The measurement of flowrates of the multiphase flow of flow of oil, gas and water flowing through a hydrocarbon-bearing reservoir pipeline is an important consideration for production management of a well. Techniques for measuring such flowrates are generally well known and there are two types of well-known approaches to multiphase flow measurement.
One known technique is to measure the flow as a well-mixed mixture of different phases, (liquid and gas, predominantly) in which global parameters such as mixture density and velocity are measured to determine the flow rates. For the gas phase, which typically travels faster than the liquids, slip correlation is used to estimate its velocity. A typical example of this type is the commercial Vx flowmeter produced by Schlumberger, which combines nuclear based phase fraction measurements with Venturi-based differential pressure measurement to determine the flow rates of the multiphase fluid.

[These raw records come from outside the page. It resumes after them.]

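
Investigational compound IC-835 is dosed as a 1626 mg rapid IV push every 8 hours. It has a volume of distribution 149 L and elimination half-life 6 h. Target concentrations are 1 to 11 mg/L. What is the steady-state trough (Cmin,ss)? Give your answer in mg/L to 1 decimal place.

7.2 mg/L

τ/t½ = 8/6 ≈ 1.3333, so fraction remaining f = (1/2)^(8/6) ≈ 0.3969.
Accumulation ratio R = 1/(1 − f) ≈ 1/0.6031 ≈ 1.6581.
Single-dose peak C₀ = D/Vd = 1626/149 ≈ 10.913 mg/L.
Steady-state peak Cmax,ss = C₀·R ≈ 10.913 × 1.6581 ≈ 18.095 mg/L.
One interval later, Cmin,ss = Cmax,ss·e^(−kτ) ≈ 18.095 × 0.3969 ≈ 7.182 mg/L.
Trough 7.2 mg/L vs MEC 1 mg/L: adequate.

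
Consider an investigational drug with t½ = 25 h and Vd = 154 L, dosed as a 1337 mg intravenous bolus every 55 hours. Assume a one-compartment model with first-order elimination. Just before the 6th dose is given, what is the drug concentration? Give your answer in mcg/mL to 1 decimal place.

f = (1/2)^(τ/t½) = (1/2)^(55/25) ≈ 0.2176.
C₀ = D/Vd = 1337/154 ≈ 8.682 mcg/mL.
Before the 6th dose, 5 doses have been given. Superposition: Cmin = C₀·(f + f² + … + f^5).
≈ 8.682 × (0.2176 + 0.0473 + 0.0103 + 0.0022 + 0.0005) ≈ 8.682 × 0.2779 ≈ 2.413 mcg/mL.

2.4 mcg/mL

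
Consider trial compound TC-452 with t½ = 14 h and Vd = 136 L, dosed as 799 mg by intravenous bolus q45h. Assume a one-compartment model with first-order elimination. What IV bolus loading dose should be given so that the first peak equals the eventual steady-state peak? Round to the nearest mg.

895 mg

f = (1/2)^(45/14) ≈ 0.107747; accumulation ratio R = 1/(1−f) ≈ 1.12076.
Loading dose to hit Cmax,ss on first dose: D_load = D_maint·R ≈ 799 × 1.12076 ≈ 895.49 mg.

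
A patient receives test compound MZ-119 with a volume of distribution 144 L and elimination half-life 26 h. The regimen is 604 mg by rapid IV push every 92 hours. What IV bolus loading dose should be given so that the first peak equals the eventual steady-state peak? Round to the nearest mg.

661 mg

f = (1/2)^(92/26) ≈ 0.086063; accumulation ratio R = 1/(1−f) ≈ 1.09417.
Loading dose to hit Cmax,ss on first dose: D_load = D_maint·R ≈ 604 × 1.09417 ≈ 660.88 mg.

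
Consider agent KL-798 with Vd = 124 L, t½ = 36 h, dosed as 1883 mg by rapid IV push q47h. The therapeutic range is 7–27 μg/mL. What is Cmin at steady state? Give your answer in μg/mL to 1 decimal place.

10.3 μg/mL

τ/t½ = 47/36 ≈ 1.3056, so fraction remaining f = (1/2)^(47/36) ≈ 0.4046.
Accumulation ratio R = 1/(1 − f) ≈ 1/0.5954 ≈ 1.6795.
Single-dose peak C₀ = D/Vd = 1883/124 ≈ 15.185 μg/mL.
Cmax,ss = C₀/(1 − f) ≈ 15.185/0.5954 ≈ 25.504 μg/mL.
One interval later, Cmin,ss = Cmax,ss·e^(−kτ) ≈ 25.504 × 0.4046 ≈ 10.319 μg/mL.
Trough 10.3 μg/mL vs MEC 7 μg/mL: adequate.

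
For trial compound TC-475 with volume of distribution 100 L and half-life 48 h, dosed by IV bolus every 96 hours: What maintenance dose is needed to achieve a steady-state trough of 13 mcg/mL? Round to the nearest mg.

3900 mg

τ/t½ = 96/48 ≈ 2, so f = (1/2)^(96/48) ≈ 0.250000.
Cmin,ss = (D/Vd)·f/(1−f), so D = Cmin,ss·Vd·(1−f)/f.
D = 13 × 100 × (1−f)/f ≈ 13 × 100 × 3.00000 ≈ 3900.00 mg.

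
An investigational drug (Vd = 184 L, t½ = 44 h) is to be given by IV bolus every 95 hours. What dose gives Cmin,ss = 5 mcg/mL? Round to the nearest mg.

τ/t½ = 95/44 ≈ 2.1591, so f = (1/2)^(95/44) ≈ 0.223897.
Cmin,ss = (D/Vd)·f/(1−f), so D = Cmin,ss·Vd·(1−f)/f.
D = 5 × 184 × (1−f)/f ≈ 5 × 184 × 3.46634 ≈ 3189.03 mg.

3189 mg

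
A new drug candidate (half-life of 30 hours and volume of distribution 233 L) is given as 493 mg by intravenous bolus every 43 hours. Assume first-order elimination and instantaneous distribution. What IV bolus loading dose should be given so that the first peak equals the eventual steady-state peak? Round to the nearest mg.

f = (1/2)^(43/30) ≈ 0.370274; accumulation ratio R = 1/(1−f) ≈ 1.58799.
Loading dose to hit Cmax,ss on first dose: D_load = D_maint·R ≈ 493 × 1.58799 ≈ 782.88 mg.

783 mg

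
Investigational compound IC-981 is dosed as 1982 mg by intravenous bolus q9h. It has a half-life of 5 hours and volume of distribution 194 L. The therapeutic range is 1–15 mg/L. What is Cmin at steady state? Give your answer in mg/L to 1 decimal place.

τ/t½ = 9/5 ≈ 1.8, so fraction remaining f = (1/2)^(9/5) ≈ 0.2872.
At steady state, accumulation factor R = 1/(1 − e^(−kτ)) ≈ 1.4029.
Single-dose peak C₀ = D/Vd = 1982/194 ≈ 10.216 mg/L.
Cmax,ss = C₀/(1 − f) ≈ 10.216/0.7128 ≈ 14.332 mg/L.
Steady-state trough Cmin,ss = Cmax,ss·f ≈ 14.332 × 0.2872 ≈ 4.116 mg/L.
Trough 4.1 mg/L vs MEC 1 mg/L: adequate.

4.1 mg/L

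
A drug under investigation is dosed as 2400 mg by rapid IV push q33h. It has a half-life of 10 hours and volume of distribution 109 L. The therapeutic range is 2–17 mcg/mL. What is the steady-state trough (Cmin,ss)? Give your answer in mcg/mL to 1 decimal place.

2.5 mcg/mL

τ/t½ = 33/10 ≈ 3.3, so fraction remaining f = (1/2)^(33/10) ≈ 0.1015.
Single-dose peak C₀ = D/Vd = 2400/109 ≈ 22.018 mcg/mL.
Steady-state trough Cmin,ss = C₀·f/(1−f) ≈ 22.018 × 0.1015/0.8985 ≈ 2.487 mcg/mL.
Trough 2.5 mcg/mL vs MEC 2 mcg/mL: adequate.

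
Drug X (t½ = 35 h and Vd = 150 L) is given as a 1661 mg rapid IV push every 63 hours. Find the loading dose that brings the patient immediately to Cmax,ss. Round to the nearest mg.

2330 mg

f = (1/2)^(63/35) ≈ 0.287175; accumulation ratio R = 1/(1−f) ≈ 1.40287.
Loading dose to hit Cmax,ss on first dose: D_load = D_maint·R ≈ 1661 × 1.40287 ≈ 2330.17 mg.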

A second technique is to separate out the phases, according to their densities, so that separate velocity and holdup measurements can be applied to each of the individual phases. In such a technique, often via a swirl generator, the multiphase flow is separated into an annular flow with a gas core and a liquid annulus. Ultrasonic techniques may be used to measure the liquid fraction and velocity, and the flow rate of the liquid phase can be derived from these measurements. The liquid holdup and velocity measured by ultrasound can then be combined with the differential pressure measurement across a Venturi flowmeter to derive gas flow rate.
The swirl based flowmeter has several limitations, however, namely the separation of gas from liquid is affected by trapped microsized gas bubbles in the liquid layer that are difficult to remove, particularly when the liquid is viscous. Thus, the presence of micro gas bubbles makes ultrasound propagation through the liquid layer difficult, leading to erroneous liquid holdup and velocity measurements.
Moreover, based on the time-of-flight measurement principle, the accuracy of the ultrasonically measured holdup is limited by the unknown speed of sound in the liquid phase. Further, the operational range of the flowmeter is limited, with a typical turn-down ratio of around three (3). The lower end of the range is reached when the liquid flow rate drops to a level that no longer carries sufficient momentum to produce a swirl; the higher end is limited by the total pressure drop across the meter, which can be several times more than that produced by a Venturi when no swirl is used. This high pressure drop may be an issue for field where pressure may be used to control the flow of the mixture.